Night succeeded night in which sleep was an impossibility, when my head seemed light and turning as in delirium with the violence and intensity of longing to shape my life differently. Could I have obtained the fulfilment of one desire or of the other, the strength of my nature would have flowed naturally into the channel opened before it. Could I have seen my work succeeding I would have foregone everything else willingly and worked with satisfied ardour, closing my eyes to the pleasure of life. Could I have obtained Lucia I would have been content to work and wait patiently till success chose to come to me. But the latter desire depended on the former, and when I thought of Lucia, her image only brought back upon me the stunning, deadening sense of the necessity of success, and so my thoughts were dragged round in a perpetual, wearying, dizzying circle, like a fixed wheel revolving without motion forward.
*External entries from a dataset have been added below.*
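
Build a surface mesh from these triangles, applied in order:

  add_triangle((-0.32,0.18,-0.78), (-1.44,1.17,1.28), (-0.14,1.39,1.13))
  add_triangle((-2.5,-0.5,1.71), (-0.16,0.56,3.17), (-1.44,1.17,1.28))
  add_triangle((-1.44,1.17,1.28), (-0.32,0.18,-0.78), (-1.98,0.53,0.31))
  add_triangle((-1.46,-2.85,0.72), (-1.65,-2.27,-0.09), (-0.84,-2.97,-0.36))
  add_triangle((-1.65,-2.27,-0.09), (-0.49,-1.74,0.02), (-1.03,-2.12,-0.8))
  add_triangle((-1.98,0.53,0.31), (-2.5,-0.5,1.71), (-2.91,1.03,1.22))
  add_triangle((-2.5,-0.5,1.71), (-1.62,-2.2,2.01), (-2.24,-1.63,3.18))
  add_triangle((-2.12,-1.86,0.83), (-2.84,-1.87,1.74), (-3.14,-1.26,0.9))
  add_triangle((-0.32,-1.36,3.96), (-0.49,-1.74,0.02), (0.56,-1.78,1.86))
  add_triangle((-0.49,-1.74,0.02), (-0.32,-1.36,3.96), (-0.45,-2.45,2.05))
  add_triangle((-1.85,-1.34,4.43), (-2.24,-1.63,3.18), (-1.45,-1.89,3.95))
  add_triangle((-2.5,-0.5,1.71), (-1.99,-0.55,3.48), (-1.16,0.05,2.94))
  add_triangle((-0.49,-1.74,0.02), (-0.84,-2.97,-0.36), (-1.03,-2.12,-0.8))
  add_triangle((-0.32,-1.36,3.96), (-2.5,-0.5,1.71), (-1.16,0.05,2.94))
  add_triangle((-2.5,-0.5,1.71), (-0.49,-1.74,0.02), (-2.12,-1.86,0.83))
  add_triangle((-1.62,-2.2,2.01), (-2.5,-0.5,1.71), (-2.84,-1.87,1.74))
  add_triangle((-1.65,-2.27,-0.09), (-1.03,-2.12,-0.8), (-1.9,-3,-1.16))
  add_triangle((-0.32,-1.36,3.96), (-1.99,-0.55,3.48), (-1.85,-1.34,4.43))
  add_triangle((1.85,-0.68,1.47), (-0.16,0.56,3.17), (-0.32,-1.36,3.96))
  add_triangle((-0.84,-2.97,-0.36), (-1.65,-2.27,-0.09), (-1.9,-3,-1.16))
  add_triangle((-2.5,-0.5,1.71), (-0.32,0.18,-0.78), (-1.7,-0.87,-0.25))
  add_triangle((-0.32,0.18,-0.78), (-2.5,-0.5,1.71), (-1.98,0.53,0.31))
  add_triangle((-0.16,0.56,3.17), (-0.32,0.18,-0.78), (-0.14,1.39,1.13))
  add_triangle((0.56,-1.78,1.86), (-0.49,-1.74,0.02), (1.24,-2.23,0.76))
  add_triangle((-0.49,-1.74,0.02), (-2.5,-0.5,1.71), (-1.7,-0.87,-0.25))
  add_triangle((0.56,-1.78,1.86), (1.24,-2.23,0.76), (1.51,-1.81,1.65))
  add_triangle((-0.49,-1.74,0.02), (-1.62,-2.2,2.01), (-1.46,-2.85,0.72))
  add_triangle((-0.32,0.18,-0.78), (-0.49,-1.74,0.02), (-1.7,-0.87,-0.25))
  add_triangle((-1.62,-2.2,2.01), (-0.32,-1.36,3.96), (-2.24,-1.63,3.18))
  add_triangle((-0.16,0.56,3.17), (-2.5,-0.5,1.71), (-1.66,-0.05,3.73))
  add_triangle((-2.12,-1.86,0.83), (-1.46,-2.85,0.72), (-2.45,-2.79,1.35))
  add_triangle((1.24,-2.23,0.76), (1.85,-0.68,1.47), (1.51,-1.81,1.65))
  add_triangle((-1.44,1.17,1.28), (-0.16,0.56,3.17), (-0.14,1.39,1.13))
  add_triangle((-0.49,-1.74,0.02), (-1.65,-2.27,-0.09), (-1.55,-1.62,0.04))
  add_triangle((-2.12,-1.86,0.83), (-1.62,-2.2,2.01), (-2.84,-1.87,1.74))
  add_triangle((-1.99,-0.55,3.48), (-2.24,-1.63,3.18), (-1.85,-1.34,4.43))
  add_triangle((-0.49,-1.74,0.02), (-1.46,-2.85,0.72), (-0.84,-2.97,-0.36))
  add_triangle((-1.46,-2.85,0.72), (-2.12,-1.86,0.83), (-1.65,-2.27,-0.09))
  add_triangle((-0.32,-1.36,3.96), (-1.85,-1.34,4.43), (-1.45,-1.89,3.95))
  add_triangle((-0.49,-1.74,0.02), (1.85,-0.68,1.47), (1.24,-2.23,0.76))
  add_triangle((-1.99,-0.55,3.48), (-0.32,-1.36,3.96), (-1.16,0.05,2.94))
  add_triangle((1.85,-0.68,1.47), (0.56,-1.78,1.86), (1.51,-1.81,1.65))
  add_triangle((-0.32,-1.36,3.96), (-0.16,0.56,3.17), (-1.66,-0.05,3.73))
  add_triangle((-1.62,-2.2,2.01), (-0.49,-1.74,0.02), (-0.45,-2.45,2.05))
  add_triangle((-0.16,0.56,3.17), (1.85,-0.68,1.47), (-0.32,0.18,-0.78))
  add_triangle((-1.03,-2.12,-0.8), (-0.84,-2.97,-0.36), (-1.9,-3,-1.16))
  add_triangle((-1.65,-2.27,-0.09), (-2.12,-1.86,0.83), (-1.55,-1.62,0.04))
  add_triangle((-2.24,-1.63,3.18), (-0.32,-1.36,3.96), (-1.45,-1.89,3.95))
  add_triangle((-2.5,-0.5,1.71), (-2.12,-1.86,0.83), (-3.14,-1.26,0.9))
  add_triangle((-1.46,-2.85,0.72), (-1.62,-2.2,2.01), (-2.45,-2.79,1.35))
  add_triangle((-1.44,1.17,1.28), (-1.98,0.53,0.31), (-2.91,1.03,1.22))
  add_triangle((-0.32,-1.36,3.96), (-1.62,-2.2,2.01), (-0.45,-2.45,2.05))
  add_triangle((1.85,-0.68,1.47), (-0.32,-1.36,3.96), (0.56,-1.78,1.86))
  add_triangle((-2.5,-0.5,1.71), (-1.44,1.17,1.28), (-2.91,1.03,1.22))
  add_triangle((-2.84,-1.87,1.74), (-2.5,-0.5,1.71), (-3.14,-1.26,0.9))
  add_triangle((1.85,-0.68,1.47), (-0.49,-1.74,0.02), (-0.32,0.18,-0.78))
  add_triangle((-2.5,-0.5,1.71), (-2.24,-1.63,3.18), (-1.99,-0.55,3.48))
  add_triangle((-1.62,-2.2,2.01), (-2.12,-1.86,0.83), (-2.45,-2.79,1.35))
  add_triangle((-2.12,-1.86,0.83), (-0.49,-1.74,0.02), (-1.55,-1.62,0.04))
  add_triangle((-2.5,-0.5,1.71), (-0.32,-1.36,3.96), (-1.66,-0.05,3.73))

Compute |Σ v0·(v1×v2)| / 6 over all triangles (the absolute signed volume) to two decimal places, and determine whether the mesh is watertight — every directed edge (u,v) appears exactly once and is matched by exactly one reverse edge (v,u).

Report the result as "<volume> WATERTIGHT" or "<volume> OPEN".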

I had grown to hate my present daily existence. It was a state of enforced passive inaction that seemed corroding my nerves as the long worn fetter eats into the flesh. The current of life was running at its swiftest and fiercest in my veins. Vitality was ardent in the brain and blood, but there was no worthy expense of my energies, and they simply fell back upon themselves again and again, thwarted, baffled, unused, until existence seemed an intolerable curse. I saw daily other men's works accepted and received, and their talent and genius praised that could produce such a work, which, when it drifted into my hands, I recognised was no better than the MSS. lying in my study, unused, wasted. Sometimes the morning of a day would pass in looking through the reviews and criticisms of the favourite novel of the hour, the afternoon in reading the book itself and forming a judgment of it, and then an evening of sickly irritation would follow, in which, pacing backwards and forwards, in the empty study, I had to admit that the author, no more gifted, no more favoured with talent than myself, had been successful and I had not. The very praise I received for my powers from men who would not help me to employ them was a maddening stimulus.

"Talent? Yes, decidedly, but too heterodox for us."